The creator of the groove of all grooves

Frankie Knuckles passed away, reportedly after complications from diabetes, this week. It was a sad moment of pause for anyone who has been remotely involved in dance music culture since the Big Bang at the end of the 1980s. Of course in a culture spanning four decades there have been other notable deaths – Kemistry was a big loss at an early stage for the jungle scene, The Shamen suffered bass player Will Sinnott’s drowning in the Canaries, the hard dance world mourned Tony De Vit’s death, Drexciya’s James Stinson, Jam & Spoon’s Mark Spoon, vocalist/producer Romanthony and French producer and label chief DJ Mehdi are others that spring to mind. None was close to the reach and influence of Knuckles. Indeed, the only DJ / producer of comparable influence was Frankie’s buddy Larry Levan. But he passed away in 1992, too early for the British-led ‘Balearic network’ to pay tribute by putting him on the burgeoning circuit and leaving his overall influence more firmly stamped on disco rather than house (though Knuckles would proudly say the latter was 'disco's revenge'.

Frankie Knuckles moved to Chicago after a few years in the late 70s New York disco scene (helping Nicky Siano out at the Gallery, doing Larry’s shifts at the Continental Baths) and it was in the Windy City where he first experimented with reel-to-reel dubs then studio remixes of his disco favourites and helmed two clubs central to the birth of house, the Warehouse and the Power Plant. Rave had barely started as a populist movement in Europe when Frankie’s foremost achievements were complete: seminal productions such as Baby Wants to Ride and the teasing out of the best elements of Jamie Principle’s Your Love (which of course kickstarted the never ending Candi Station reissue circus); the advent of ‘DJ culture’ and a format for nightclub music that would set the tone for the next 30 years and beyond.

I don’t remember ever seeing Knuckles play out, yet his influence has been a constant since the rave explosion. As house took harder turns and came to depend on a certain type of predictable formula (how successive micro-generations have not got bored of this yet I’m not entirely sure but the all-enveloping computerised culture must help in some way to keep it alive), Knuckles’ tunes and mixes would remind us that subtlety and invention were still possible around the relentless 4/4. The Whistle Song and Tears proved mellow counterpoints in 90s Mediterranean holidays, Your Love and Baby Wants To Ride perfect nocturnal grooves to keep the back-to-mines going as I shifted more into a house scene, his Choice: A Collection of Classics a compilation I regularly mine for disco and 80s dance inspiration. As I cycled home from work down Southwark Bridge Road last Friday, I saw the biggest queue I’d seen in a while outside Ministry. Many of these late teens and 20 somethings would have been there just for Frankie Knuckles, in what turned out to be his last ever gig.

Knuckles seemed happy to keep playing out, to spread the gospel, to stay on top of the scene.
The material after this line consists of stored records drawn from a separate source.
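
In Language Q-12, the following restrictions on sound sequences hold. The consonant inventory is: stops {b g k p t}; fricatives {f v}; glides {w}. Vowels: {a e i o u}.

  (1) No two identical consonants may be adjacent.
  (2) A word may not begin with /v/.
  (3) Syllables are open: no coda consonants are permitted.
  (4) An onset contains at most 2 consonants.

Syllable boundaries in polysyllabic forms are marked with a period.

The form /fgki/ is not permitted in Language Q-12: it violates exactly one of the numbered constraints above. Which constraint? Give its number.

4

/fgki/: syllable 1 onset /fgk/ has 3 consonants (> 2).
This is a violation of constraint 4: "An onset contains at most 2 consonants."
The remaining constraints (1, 2, 3) are satisfied.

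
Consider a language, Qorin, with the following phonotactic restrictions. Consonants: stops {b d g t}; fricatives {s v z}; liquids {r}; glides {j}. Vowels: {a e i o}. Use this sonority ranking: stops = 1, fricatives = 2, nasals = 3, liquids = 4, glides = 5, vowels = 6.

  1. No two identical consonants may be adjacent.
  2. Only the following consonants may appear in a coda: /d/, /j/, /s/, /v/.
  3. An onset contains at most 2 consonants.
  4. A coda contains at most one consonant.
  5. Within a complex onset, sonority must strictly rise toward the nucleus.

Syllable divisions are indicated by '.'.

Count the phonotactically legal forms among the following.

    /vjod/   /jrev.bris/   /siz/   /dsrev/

/vjod/ — σ1 onset /vj/ (2→5 rises), coda /d/ ok → phonotactically legal
/jrev.bris/ — violates constraint 5: syllable 1 onset /jr/: /j/ (glide, 5) → /r/ (liquid, 4) does not rise → phonotactically illegal
/siz/ — violates constraint 2: syllable 1 coda contains /z/, which is not a licensed coda consonant → phonotactically illegal
/dsrev/ — violates constraint 3: syllable 1 onset /dsr/ has 3 consonants (> 2) → phonotactically illegal
Phonotactically legal: /vjod/ → 1.

1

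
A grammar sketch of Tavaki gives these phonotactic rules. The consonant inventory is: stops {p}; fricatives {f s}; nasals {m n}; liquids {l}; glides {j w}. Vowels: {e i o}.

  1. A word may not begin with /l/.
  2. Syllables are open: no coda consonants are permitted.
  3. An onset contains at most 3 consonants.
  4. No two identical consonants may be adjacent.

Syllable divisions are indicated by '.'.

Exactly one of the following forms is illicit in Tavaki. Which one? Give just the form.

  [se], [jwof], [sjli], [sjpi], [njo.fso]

[se] — σ1 onset /s/, coda /∅/ ok → licit
[jwof] — violates constraint 2: syllable 1 coda /f/ has 1 consonant (> 0) → illicit
[sjli] — σ1 onset /sjl/ (3C), coda /∅/ ok → licit
[sjpi] — σ1 onset /sjp/ (3C), coda /∅/ ok → licit
[njo.fso] — σ1 onset /nj/ (2C), coda /∅/ ok; σ2 onset /fs/ (2C), coda /∅/ ok → licit

[jwof]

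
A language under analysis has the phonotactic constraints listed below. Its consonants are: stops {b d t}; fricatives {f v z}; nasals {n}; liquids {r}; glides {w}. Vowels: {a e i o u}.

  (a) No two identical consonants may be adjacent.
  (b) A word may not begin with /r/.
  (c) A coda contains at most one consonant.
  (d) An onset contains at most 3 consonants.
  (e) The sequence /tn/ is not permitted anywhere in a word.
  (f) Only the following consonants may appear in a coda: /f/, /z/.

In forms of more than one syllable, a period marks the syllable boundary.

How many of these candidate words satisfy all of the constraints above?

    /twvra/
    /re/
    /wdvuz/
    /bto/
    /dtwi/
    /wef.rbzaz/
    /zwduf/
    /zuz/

/twvra/ — violates constraint (d): syllable 1 onset /twvr/ has 4 consonants (> 3) → ill-formed
/re/ — violates constraint (b): word begins with /r/ → ill-formed
/wdvuz/ — σ1 onset /wdv/ (3C), coda /z/ ok → well-formed
/bto/ — σ1 onset /bt/ (2C), coda /∅/ ok → well-formed
/dtwi/ — σ1 onset /dtw/ (3C), coda /∅/ ok → well-formed
/wef.rbzaz/ — σ1 onset /w/, coda /f/ ok; σ2 onset /rbz/ (3C), coda /z/ ok → well-formed
/zwduf/ — σ1 onset /zwd/ (3C), coda /f/ ok → well-formed
/zuz/ — σ1 onset /z/, coda /z/ ok → well-formed
Well-formed: /wdvuz/, /bto/, /dtwi/, /wef.rbzaz/, /zwduf/, /zuz/ → 6.

6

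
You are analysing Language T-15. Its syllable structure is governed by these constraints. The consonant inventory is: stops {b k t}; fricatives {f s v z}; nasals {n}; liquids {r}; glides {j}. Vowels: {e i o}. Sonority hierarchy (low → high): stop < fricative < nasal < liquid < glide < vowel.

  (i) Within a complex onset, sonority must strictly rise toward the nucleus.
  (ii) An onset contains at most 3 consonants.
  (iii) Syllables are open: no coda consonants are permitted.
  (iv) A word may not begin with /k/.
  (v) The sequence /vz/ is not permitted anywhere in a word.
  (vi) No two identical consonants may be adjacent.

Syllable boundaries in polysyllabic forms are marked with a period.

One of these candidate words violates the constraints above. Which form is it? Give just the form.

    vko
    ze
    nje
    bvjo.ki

vko

vko — violates constraint (i): syllable 1 onset /vk/: /v/ (fricative, 2) → /k/ (stop, 1) does not rise → ill-formed
ze — σ1 onset /z/, coda /∅/ ok → well-formed
nje — σ1 onset /nj/ (3→5 rises), coda /∅/ ok → well-formed
bvjo.ki — σ1 onset /bvj/ (1→2→5 rises), coda /∅/ ok; σ2 onset /k/, coda /∅/ ok → well-formed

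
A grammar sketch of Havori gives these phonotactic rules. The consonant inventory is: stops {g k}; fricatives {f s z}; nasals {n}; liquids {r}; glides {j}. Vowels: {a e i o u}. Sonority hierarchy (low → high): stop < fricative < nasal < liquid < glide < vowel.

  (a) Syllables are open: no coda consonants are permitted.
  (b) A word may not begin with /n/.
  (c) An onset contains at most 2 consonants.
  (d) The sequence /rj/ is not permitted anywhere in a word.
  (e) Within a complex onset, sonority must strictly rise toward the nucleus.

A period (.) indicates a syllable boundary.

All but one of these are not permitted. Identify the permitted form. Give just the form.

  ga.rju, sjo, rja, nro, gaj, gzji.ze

sjo

ga.rju — violates constraint (d): contains banned sequence /rj/ → not permitted
sjo — σ1 onset /sj/ (2→5 rises), coda /∅/ ok → permitted
rja — violates constraint (d): contains banned sequence /rj/ → not permitted
nro — violates constraint (b): word begins with /n/ → not permitted
gaj — violates constraint (a): syllable 1 coda /j/ has 1 consonant (> 0) → not permitted
gzji.ze — violates constraint (c): syllable 1 onset /gzj/ has 3 consonants (> 2) → not permitted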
He didn’t seem bitter about not getting his due from Trax (and if you want to make his passing with a purchase buy here as he backed the site) at the time or from the endless dodgy reissues of his main moments.

And this is [still] fresh

House is still going stronger than ever, thanks to hordes of young producers not born in the mid 80s seeking to emulate the stripped back yet emotive style Frankie pioneered. Whether he and the other early innovators, developing an emancipatory and revelatory style of music for groups prejudiced by mainstream US culture, knew they were setting in train something that would still be here 30 years on is debatable. But that the wider lifestyle revolution it engendered clings on is partly due to the power of productions and DJ performances such as those by Knuckles. When house music and rave culture does fade away, and it eventually will, his contribution to musical history should be as well regarded then as it is now. Pioneer of the dance.